Ordering and parallelism¶
- Per-track ordering is preserved (Kafka key =
track_id). - Cross-track parallelism is the consumer's
MaxConcurrencysetting (Kafka:Citylens:MaxConcurrency). - A track's events can interleave with frames and detections for other tracks, but never with its own.
Failure modes¶
| Failure | What happens | Recovery |
|---|---|---|
| Citylens publishes a malformed event (schema drift) | KafkaFlow's typed deserializer fails; offset not committed and the batch keeps replaying until it succeeds or the offset is skipped manually. | Operator inspects via Kafbat UI, decides to fix Citylens, update the deserializer, or skip the offending offset. |
| ClickHouse temporarily unavailable | Insert fails; consumer offset not committed; on next poll, the batch is replayed. | At-least-once redelivery + writer-side DELETE+INSERT dedup = correct. |
| Mapping lookup fails because Citylens emits a brand-new track ID we haven't seen | Track-lifecycle middleware creates the mapping. Frame/detection middlewares treat as missing and fail the batch — partition stalls until the mapping appears. | Operator either re-publishes the missing track event, then the stalled batch succeeds on replay. |
| Worker pod crashes mid-batch | Offset not committed; replay handles the rest. | No action needed. |
| Kafka topic deletion / rebalance | Consumer rebalances; partitions reassigned. | Built-in to KafkaFlow. |
| Initial migration flag is unset (somehow) | CitylensKafkaStartupService keeps consumers paused. |
Set the flag manually after verifying migration completeness. |
Backpressure¶
Tunable via config (appsettings.json or env):
Kafka:Citylens:BatchSize— how many messages a middleware processes per scope. Default 500.Kafka:Citylens:MaxConcurrency— how many partitions a single Worker pod consumes in parallel. Default 4.Kafka:Citylens:LingerMs— wait time to fill a batch before flushing. Default 100ms.
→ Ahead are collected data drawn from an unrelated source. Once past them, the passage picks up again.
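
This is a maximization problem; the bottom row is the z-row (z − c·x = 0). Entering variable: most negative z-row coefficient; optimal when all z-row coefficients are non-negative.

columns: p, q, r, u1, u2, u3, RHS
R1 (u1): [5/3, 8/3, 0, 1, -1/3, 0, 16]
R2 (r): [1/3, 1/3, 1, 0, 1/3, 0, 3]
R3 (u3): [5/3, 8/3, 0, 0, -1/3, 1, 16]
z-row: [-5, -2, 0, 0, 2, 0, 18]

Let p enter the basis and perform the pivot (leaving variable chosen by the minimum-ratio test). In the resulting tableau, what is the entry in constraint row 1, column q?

Ratio test on column p — row 1: 16/(5/3) = 48/5; row 2: 3/(1/3) = 9; row 3: 16/(5/3) = 48/5. Minimum is 9 at row 2 (r leaves); pivot element 1/3.
Divide row 2 by 1/3; eliminate column p from the other rows.
Row 1 update in column q: 8/3 − (5/3)·1 = 1.

1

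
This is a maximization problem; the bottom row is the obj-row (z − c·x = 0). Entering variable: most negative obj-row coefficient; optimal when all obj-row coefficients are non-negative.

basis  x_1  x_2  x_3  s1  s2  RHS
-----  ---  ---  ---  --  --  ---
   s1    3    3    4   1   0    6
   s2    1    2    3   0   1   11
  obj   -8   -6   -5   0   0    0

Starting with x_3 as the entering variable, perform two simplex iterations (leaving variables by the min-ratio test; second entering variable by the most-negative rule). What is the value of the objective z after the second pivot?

16

Ratio test on column x_3 — row 1: 6/4 = 3/2; row 2: 11/3 = 11/3. Minimum is 3/2 at row 1 (s1 leaves); pivot element 4.
Pivot on row 1; the obj-row RHS becomes 0 − (-5)·(3/2) = 15/2.
Next entering variable (most negative obj-row entry -17/4): x_1.
Ratio test on column x_1 — row 1: (3/2)/(3/4) = 2; row 2: entry -5/4 ≤ 0. Minimum is 2 at row 1 (x_3 leaves); pivot element 3/4.
After the second pivot the obj-row RHS is 15/2 − (-17/4)·2 = 16.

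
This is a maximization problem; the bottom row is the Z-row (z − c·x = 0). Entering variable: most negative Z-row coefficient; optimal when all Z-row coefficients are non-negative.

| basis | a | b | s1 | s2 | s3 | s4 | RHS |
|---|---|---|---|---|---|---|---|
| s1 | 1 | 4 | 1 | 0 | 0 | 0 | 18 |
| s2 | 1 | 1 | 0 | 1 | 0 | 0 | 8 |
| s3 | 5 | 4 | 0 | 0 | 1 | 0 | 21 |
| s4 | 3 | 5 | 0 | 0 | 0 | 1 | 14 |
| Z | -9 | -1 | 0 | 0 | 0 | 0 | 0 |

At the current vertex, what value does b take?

b is not in the basis, so in the current basic feasible solution b = 0.

0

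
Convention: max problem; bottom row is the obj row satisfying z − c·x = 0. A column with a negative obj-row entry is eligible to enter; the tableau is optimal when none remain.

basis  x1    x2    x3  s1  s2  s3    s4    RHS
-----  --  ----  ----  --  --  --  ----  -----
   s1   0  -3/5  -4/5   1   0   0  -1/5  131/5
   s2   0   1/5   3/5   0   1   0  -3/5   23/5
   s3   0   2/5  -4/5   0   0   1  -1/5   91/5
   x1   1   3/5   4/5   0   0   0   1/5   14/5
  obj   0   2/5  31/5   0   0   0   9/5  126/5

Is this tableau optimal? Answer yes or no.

Every obj-row coefficient is ≥ 0, so the tableau is optimal.

yes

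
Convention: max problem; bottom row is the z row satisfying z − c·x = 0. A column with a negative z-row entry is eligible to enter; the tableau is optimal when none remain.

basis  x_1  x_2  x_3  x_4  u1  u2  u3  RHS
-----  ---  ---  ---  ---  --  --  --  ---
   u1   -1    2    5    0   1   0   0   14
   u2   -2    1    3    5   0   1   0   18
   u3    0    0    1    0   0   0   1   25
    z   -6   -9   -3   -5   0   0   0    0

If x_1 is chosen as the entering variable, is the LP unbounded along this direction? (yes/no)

yes

Every constraint-row entry in column x_1 is ≤ 0, so increasing x_1 is unbounded.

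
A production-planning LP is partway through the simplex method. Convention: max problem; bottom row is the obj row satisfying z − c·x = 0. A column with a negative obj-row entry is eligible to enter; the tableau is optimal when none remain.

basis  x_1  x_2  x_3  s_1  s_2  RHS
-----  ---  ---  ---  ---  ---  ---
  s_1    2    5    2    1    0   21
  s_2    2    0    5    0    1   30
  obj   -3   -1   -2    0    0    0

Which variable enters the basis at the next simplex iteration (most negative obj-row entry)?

x_1

Negative obj-row entries: x_1: -3, x_2: -1, x_3: -2.
The most negative is -3 in column x_1, so x_1 enters.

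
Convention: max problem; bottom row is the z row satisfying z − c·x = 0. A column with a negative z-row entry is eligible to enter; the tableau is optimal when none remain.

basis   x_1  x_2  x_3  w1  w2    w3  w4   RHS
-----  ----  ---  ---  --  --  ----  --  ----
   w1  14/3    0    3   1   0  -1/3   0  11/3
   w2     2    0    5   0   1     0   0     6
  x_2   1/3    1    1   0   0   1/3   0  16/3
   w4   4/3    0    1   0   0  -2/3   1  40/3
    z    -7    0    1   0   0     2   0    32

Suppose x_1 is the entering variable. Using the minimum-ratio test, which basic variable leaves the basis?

w1

Column x_1 entries and ratios — w1: (11/3)/(14/3) = 11/14; w2: 6/2 = 3; x_2: (16/3)/(1/3) = 16; w4: (40/3)/(4/3) = 10.
Smallest ratio is 11/14 in the row of w1, so w1 leaves.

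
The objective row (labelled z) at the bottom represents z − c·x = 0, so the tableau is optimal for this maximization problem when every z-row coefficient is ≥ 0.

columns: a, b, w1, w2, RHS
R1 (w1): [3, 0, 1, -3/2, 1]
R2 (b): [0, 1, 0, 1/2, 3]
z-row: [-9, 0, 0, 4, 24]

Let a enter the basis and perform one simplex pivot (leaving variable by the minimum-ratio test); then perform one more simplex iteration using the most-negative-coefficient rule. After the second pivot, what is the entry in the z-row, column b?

1

Ratio test on column a — row 1: 1/3 = 1/3; row 2: entry 0 ≤ 0. Minimum is 1/3 at row 1 (w1 leaves); pivot element 3.
Divide row 1 by 3; eliminate column a from the other rows.
Second iteration: most negative z-row entry is -1/2 in column w2, so w2 enters.
Ratio test on column w2 — row 1: entry -1/2 ≤ 0; row 2: 3/(1/2) = 6. Minimum is 6 at row 2 (b leaves); pivot element 1/2.
Divide row 2 by 1/2; eliminate column w2 from the other rows.
After both pivots, the entry at the z-row, column b is 1.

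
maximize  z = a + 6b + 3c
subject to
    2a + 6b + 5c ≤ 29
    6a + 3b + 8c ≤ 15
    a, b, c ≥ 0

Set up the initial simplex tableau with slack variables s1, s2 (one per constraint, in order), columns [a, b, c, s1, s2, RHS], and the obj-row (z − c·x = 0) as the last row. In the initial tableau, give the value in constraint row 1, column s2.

Slack s2 belongs to constraint 2; its column is the unit vector e_2, so the entry in row 1 is 0.

0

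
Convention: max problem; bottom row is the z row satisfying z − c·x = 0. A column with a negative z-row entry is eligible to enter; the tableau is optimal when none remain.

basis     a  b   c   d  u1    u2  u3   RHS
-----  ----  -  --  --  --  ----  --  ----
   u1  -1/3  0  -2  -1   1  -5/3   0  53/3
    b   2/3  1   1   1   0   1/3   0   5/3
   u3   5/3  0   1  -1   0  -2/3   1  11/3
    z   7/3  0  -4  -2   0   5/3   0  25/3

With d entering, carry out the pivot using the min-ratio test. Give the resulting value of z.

Ratio test on column d — row 1: entry -1 ≤ 0; row 2: (5/3)/1 = 5/3; row 3: entry -1 ≤ 0. Minimum is 5/3 at row 2 (b leaves); pivot element 1.
Pivot on row 2; the z-row RHS becomes 25/3 − (-2)·(5/3) = 35/3.

35/3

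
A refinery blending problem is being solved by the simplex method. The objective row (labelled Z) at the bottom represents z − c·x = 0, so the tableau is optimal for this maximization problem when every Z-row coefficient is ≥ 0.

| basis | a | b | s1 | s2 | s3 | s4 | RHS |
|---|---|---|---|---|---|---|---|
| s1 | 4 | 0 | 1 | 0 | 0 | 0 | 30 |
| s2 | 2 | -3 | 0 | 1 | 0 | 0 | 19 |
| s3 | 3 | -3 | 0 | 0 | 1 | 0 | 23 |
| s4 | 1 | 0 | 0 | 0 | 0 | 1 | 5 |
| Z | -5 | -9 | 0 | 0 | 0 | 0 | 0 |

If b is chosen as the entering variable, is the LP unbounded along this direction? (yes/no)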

Higher batch size → fewer ClickHouse round trips, but bigger replay if the pod crashes. Lower batch size → smoother memory profile.
Code references¶
CitylensTrackLifecycleBatchMiddleware,CitylensFrameLifecycleBatchMiddleware,CitylensDetectionBatchMiddleware:axion.sense.backend/src/Axion.Sense.Worker/KafkaConsumers/Citylens/- Audit event schema:
axion.sense.backend/src/Axion.Sense.Common/Models/AuditEvent.cs.